Researchers at the University of Delaware have discovered a novel technique - that acts like a "spell-checker" for correcting a misspelling in the DNA code - to repair the defective gene that causes spinal muscular atrophy (SMA).
This hereditary neuromuscular disease is the number-one genetic killer of children under two years old.
Babies born with Type 1 SMA, the most severe form of the disease, can't walk, crawl, sit unsupported, lift their heads, or breathe normally. Fifty percent die before their second birthday.
The research is published in the Jan. 14 online edition of Experimental Cell Research. The study was supported by $477,500 in National Tobacco Settlement funds to the state of Delaware. The research grant was awarded through the Delaware Health Fund.
“Think of it like a spell-check program--we're erasing the wrong letter in the DNA code and putting the right one in,” said Eric Kmiec, professor of biological sciences at UD.
Kmiec, who holds 14 patents for gene-editing technologies at the University, collaborated with research scientist Darlise DiMatteo and undergraduate Stephanie Callahan on the discovery in his laboratory at the Delaware Biotechnology Institute.
The technique has shown promising results in tests in mice and is now poised for development by OrphageniX Inc., based in Wilmington, Del. The start-up company was incorporated in 2005 to commercialize UD-patented technologies for repairing genes that cause rare, hereditary, “orphan” diseases, so named because they have not been “adopted” by the pharmaceutical industry for the development of treatments.
According to the Families of Spinal Muscular Atrophy, an international, nonprofit organization, the disease affects one in 6,000 babies born, and one in 40 people is a genetic carrier.
A genetic 'bandage'
Spinal muscular atrophy is caused by a mutation in the SMN1 gene, which affects the motor neurons, the nerve cells in the spinal cord that control the muscles of the rib cage and limbs, which are essential for breathing, swallowing, sitting and walking.
Each gene is made up of a length of DNA, a code composed of the four chemical units that make up the genetic alphabet: A for adenine, G for guanine, C for cytosine and T for thymine.
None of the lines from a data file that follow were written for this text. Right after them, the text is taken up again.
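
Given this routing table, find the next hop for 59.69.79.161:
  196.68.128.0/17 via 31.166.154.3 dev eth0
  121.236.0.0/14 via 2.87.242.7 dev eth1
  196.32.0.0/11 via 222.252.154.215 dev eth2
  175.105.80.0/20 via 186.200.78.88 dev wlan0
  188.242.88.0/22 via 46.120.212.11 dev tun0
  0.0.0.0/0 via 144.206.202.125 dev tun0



Longest prefix match for 59.69.79.161:
  /17 196.68.128.0: no
  /14 121.236.0.0: no
  /11 196.32.0.0: no
  /20 175.105.80.0: no
  /22 188.242.88.0: no
  /0 0.0.0.0: MATCH
Selected: next-hop 144.206.202.125 via tun0 (matched /0)


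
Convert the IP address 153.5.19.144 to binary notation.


153 = 10011001
5 = 00000101
19 = 00010011
144 = 10010000
Binary: 10011001.00000101.00010011.10010000


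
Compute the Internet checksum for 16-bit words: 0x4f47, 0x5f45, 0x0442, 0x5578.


Sum all words (with carry folding):
+ 0x4f47 = 0x4f47
+ 0x5f45 = 0xae8c
+ 0x0442 = 0xb2ce
+ 0x5578 = 0x0847
One's complement: ~0x0847
Checksum = 0xf7b8


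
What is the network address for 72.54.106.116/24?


IP:   01001000.00110110.01101010.01110100
Mask: 11111111.11111111.11111111.00000000
AND operation:
Net:  01001000.00110110.01101010.00000000
Network: 72.54.106.0/24


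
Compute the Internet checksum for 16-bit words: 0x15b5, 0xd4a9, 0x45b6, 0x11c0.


Sum all words (with carry folding):
+ 0x15b5 = 0x15b5
+ 0xd4a9 = 0xea5e
+ 0x45b6 = 0x3015
+ 0x11c0 = 0x41d5
One's complement: ~0x41d5
Checksum = 0xbe2a


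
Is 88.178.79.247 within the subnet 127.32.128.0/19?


Subnet network: 127.32.128.0
Test IP AND mask: 88.178.64.0
No, 88.178.79.247 is not in 127.32.128.0/19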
In spinal muscular atrophy, a defect occurs in the SMN1 gene. There's a letter out of place--a T (thymine) occurs where there should be a C (cytosine). As a result, the gene doesn't make a protein that the motor nerves in the spinal cord need to survive, which leads to the gradual atrophy, or wasting, of the muscles.
To replace the function of the defective SMN1 gene, the UD research team used a gene in the human body that is nearly an exact copy (SMN2). Then they introduced a small fragment of this healthy gene's DNA--a genetic “bandage” referred to as an oligonucleotide--into a diseased cell, triggering the cell to heal itself.
Tests of the technique in mice with spinal muscular atrophy, conducted by Jackson Laboratory in Bar Harbor, Maine, showed “very promising results” with the development of healthy muscle in the animals, Kmiec said.
“Babies with SMA die early in life,” Kmiec noted. “But if we can deliver the healing agent to the appropriate cell, we can help address this horrible disease. We're not looking at a cure, but we hope this technique could lead to a series of treatments that could alleviate the symptoms and improve the quality of life of patients,” Kmiec said.
The technique, known as targeted gene alteration (TGA), is among a group of UD-patented technologies under development by OrphageniX, a pre-clinical development stage biotechnology company that has moved quickly out of the starting gate since its launch in February 2007.
“OrphageniX plans to develop a treatment for spinal muscular atrophy with help from expert consultants in the field,” Michael Herr, chief executive officer, said.
The development of a treatment for SMA would advance to clinical testing within a year from funding by either investors or commercial collaborators, Herr noted.
Patients with the less severe, Type III form of spinal muscular atrophy would be targeted for initial human trials. Although individuals with Type III SMA suffer from a range of muscle weakness and fatigue quickly, the disease generally is not life-threatening at this stage.
Herr said that OrphageniX is committed to helping people by commercializing scientific breakthroughs, but he noted that, “we must also provide an adequate return to investors for OrphageniX to succeed.”
Truly translational research
For his latest research to be truly “translational,” extending from the lab bench to the bedside, Kmiec said it has been critical to involve people like Darlise DiMatteo, who have a keen understanding of spinal muscular atrophy.
DiMatteo, who joined Kmiec's research team a year ago, formerly worked at Nemours Alfred I. duPont Hospital for Children, where she conducted research studies of muscular dystrophy and SMA for more than a decade. The world-renowned children's hospital continues to be an important partner on the project, Kmiec said.